As violence in neighboring Syria escalates, many observers are left wondering whether Syria will put to effect its threat to use chemical weapons, and further to that, whether those weapons will find their ways to its allies. This week, the Syrian rebels reported that chemical weapons had in fact been moved to the Syrian borders in an effort to threaten the international community. While the arsenal is shrouded with mystery, an international outcry against such a threat forced the Syrian regime to backtrack on its statements.
Israel immediately threatened to take action should the arsenal or missiles be transferred to Hezbollah. This was the second time Israel threatens Hezbollah and Iran in less than two weeks. Last week, Israeli Prime Minister Benjamin Netanyahu accused Hezbollah of being involved in the murder of five Israeli tourists in Bulgaria.
The attacks and threats come at a time of heightened tensions in the region. While Hezbollah commemorates the sixth anniversary of the July war with Israel, it continues to stand by the Syrian regime for its "support for the resistance" and has claimed that it would surprise Israel in the "opening of a future war." Likewise, Iran has been facing increasing pressure on its nuclear program and is losing a strategic regional ally, Syria. Observers argue that its attacks on Israeli targets may have come in retaliation to Israel's alleged assassination of Iranian nuclear scientists last January. Although Israel denied involvement, it has returned the threats and characterized the situation as an "open war" by Iran.
While most observers rule out the possibility of an Israel-Iran conflict, talk of a potential war has intensified in both Washington and the region. Indeed, the past months have been characterized by a covert war of sorts, with attempted attacks on Israeli nationals in Bulgaria, Turkey, Cyprus, Azerbaijan and Thailand - all foiled by military agents. Israel has not acted on these attacks, which officially remain anonymous, with Iran and Hezbollah denying their involvement. Furthermore, in reaction to this week's news on Syria's chemical arsenal, Israel's defense ministry has confirmed that such chemical weapons will most likely remain under the tight control of the Syrian regime and that Hezbollah does not possess such weapons. However, any move towards arming Hezbollah, or a further attack on Israeli targets may spark a regional conflict, and Hezbollah is not likely to sit idly by.

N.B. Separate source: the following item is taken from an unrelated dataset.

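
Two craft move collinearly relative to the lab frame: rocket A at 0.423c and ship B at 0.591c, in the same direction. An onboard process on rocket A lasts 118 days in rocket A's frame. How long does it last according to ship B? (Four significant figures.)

121.1 days

The velocity of rocket A relative to ship B is (0.423 − 0.591)c / (1 − 0.423×0.591) = −0.224c; relative speed 0.224c.
γ for this relative speed: γ = 1/√(1 − 0.050176) = 1.0261.
Rocket A's interval is proper; time dilation gives Δt_B = γΔτ = 1.0261 × 118 days = 121.1 days.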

Lebanon is yet again caught in the midst of it all, despite its will. Hezbollah is struggling on various fronts: it is trying to keep a semblance of domestic stability, support its ally in Syria and maintain calm at the southern border. Any deterioration into a civil, or external, war may severely undermine its credibility and capacity to maintain control across the country. However, the question of its role in a potential future war still looms. The Lebanese have expressed their frustration with the group's monopoly of decision-making on national matters like war and peace. Indeed, as the Iran war rhetoric escalates; the Syrian regime fights for survival; and Iran's nuclear time bomb ticks, many in Lebanon fear the potential repercussions of a conflict that even Hezbollah, unless it is careful, may be dragged into.